Christmas lights went up in celebration of the feast of Thanksgiving, and the following morning, still bloated from her dinner at the house of Rosalyn and Maj, Kate rode around Union Square on her way to the Hall of Justice, just to look at the windows of the big stores, filled with lace and gilt, velvet and silks, sprinkled with white flakes to evoke the wintery stuff seen in San Francisco perhaps twice in a century, set up to attract throngs of shoppers anxious to recapture the fantasies of a Victorian childhood, no matter the cost. The pickpockets and car thieves had a merry season, a coke dealer in the Tenderloin took to wrapping his packets in shiny red and green foil, Al and Jani set their date for the eighteenth of December, and people went on killing one another.
It was wet and miserable outside three days later, on the last Monday of November - a fact Kate could well attest to, as she'd been out in it a fair part of the day, following up witnesses to a domestic shooting in Chinatown.

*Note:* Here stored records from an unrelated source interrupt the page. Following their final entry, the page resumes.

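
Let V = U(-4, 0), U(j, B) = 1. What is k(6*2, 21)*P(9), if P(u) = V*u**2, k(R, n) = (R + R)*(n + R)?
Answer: 64152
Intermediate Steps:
k(R, n) = 2*R*(R + n) (k(R, n) = (2*R)*(R + n) = 2*R*(R + n))
V = 1
P(u) = u**2 (P(u) = 1*u**2 = u**2)
k(6*2, 21)*P(9) = (2*(6*2)*(6*2 + 21))*9**2 = (2*12*(12 + 21))*81 = (2*12*33)*81 = 792*81 = 64152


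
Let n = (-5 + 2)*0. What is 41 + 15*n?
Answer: 41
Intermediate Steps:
n = 0 (n = -3*0 = 0)
41 + 15*n = 41 + 15*0 = 41 + 0 = 41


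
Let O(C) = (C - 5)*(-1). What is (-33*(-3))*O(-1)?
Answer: 594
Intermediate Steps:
O(C) = 5 - C (O(C) = (-5 + C)*(-1) = 5 - C)
(-33*(-3))*O(-1) = (-33*(-3))*(5 - 1*(-1)) = 99*(5 + 1) = 99*6 = 594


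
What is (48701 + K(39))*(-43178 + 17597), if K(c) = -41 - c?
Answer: -1243773801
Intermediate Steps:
(48701 + K(39))*(-43178 + 17597) = (48701 + (-41 - 1*39))*(-43178 + 17597) = (48701 + (-41 - 39))*(-25581) = (48701 - 80)*(-25581) = 48621*(-25581) = -1243773801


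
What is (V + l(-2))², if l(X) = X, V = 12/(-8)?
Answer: 49/4 ≈ 12.250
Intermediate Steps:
V = -3/2 (V = 12*(-⅛) = -3/2 ≈ -1.5000)
(V + l(-2))² = (-3/2 - 2)² = (-7/2)² = 49/4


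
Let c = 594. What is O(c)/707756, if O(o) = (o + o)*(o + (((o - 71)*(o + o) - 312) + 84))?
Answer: 8027910/7693 ≈ 1043.5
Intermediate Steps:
O(o) = 2*o*(-228 + o + 2*o*(-71 + o)) (O(o) = (2*o)*(o + (((-71 + o)*(2*o) - 312) + 84)) = (2*o)*(o + ((2*o*(-71 + o) - 312) + 84)) = (2*o)*(o + ((-312 + 2*o*(-71 + o)) + 84)) = (2*o)*(o + (-228 + 2*o*(-71 + o))) = (2*o)*(-228 + o + 2*o*(-71 + o)) = 2*o*(-228 + o + 2*o*(-71 + o)))
O(c)/707756 = (2*594*(-228 - 141*594 + 2*594**2))/707756 = (2*594*(-228 - 83754 + 2*352836))*(1/707756) = (2*594*(-228 - 83754 + 705672))*(1/707756) = (2*594*621690)*(1/707756) = 738567720*(1/707756) = 8027910/7693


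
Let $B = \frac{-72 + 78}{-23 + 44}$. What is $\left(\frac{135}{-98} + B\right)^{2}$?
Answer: $\frac{11449}{9604} \approx 1.1921$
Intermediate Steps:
$B = \frac{2}{7}$ ($B = \frac{6}{21} = 6 \cdot \frac{1}{21} = \frac{2}{7} \approx 0.28571$)
$\left(\frac{135}{-98} + B\right)^{2} = \left(\frac{135}{-98} + \frac{2}{7}\right)^{2} = \left(135 \left(- \frac{1}{98}\right) + \frac{2}{7}\right)^{2} = \left(- \frac{135}{98} + \frac{2}{7}\right)^{2} = \left(- \frac{107}{98}\right)^{2} = \frac{11449}{9604}$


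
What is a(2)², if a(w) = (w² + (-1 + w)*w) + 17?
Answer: 529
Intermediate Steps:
a(w) = 17 + w² + w*(-1 + w) (a(w) = (w² + w*(-1 + w)) + 17 = 17 + w² + w*(-1 + w))
a(2)² = (17 - 1*2 + 2*2²)² = (17 - 2 + 2*4)² = (17 - 2 + 8)² = 23² = 529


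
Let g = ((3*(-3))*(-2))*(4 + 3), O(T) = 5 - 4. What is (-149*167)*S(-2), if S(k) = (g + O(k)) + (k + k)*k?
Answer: -3359205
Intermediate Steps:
O(T) = 1
g = 126 (g = -9*(-2)*7 = 18*7 = 126)
S(k) = 127 + 2*k² (S(k) = (126 + 1) + (k + k)*k = 127 + (2*k)*k = 127 + 2*k²)
(-149*167)*S(-2) = (-149*167)*(127 + 2*(-2)²) = -24883*(127 + 2*4) = -24883*(127 + 8) = -24883*135 = -3359205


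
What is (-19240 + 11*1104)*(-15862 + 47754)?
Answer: -226305632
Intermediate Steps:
(-19240 + 11*1104)*(-15862 + 47754) = (-19240 + 12144)*31892 = -7096*31892 = -226305632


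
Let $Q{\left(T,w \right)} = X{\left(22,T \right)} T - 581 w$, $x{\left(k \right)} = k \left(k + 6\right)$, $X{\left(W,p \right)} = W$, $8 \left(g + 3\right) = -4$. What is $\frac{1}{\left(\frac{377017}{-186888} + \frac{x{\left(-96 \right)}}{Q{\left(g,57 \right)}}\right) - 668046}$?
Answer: $- \frac{3101780136}{2072138877441565} \approx -1.4969 \cdot 10^{-6}$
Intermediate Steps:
$g = - \frac{7}{2}$ ($g = -3 + \frac{1}{8} \left(-4\right) = -3 - \frac{1}{2} = - \frac{7}{2} \approx -3.5$)
$x{\left(k \right)} = k \left(6 + k\right)$
$Q{\left(T,w \right)} = - 581 w + 22 T$ ($Q{\left(T,w \right)} = 22 T - 581 w = - 581 w + 22 T$)
$\frac{1}{\left(\frac{377017}{-186888} + \frac{x{\left(-96 \right)}}{Q{\left(g,57 \right)}}\right) - 668046} = \frac{1}{\left(\frac{377017}{-186888} + \frac{\left(-96\right) \left(6 - 96\right)}{\left(-581\right) 57 + 22 \left(- \frac{7}{2}\right)}\right) - 668046} = \frac{1}{\left(377017 \left(- \frac{1}{186888}\right) + \frac{\left(-96\right) \left(-90\right)}{-33117 - 77}\right) - 668046} = \frac{1}{\left(- \frac{377017}{186888} + \frac{8640}{-33194}\right) - 668046} = \frac{1}{\left(- \frac{377017}{186888} + 8640 \left(- \frac{1}{33194}\right)\right) - 668046} = \frac{1}{\left(- \frac{377017}{186888} - \frac{4320}{16597}\right) - 668046} = \frac{1}{- \frac{7064707309}{3101780136} - 668046} = \frac{1}{- \frac{2072138877441565}{3101780136}} = - \frac{3101780136}{2072138877441565}$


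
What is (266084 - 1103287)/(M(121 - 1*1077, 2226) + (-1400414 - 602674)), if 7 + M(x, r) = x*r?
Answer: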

She had used departmental vehicles for the trips out, but she was now faced with either climbing into her damp moon-walk outfit, which would keep her mostly dry on the motorcycle, or getting a ride up the hill and having to cope with public transport in the morning.
The phone on her desk rang. She eyed it sourly, making no move to answer it. At the fourth ring, the man at the next desk looked up.
"Hey, Martinelli," he called. "That thing's called a tel-uh-phone. You pick it up and talk into one end, voices come from the other. Really fun, you should try it."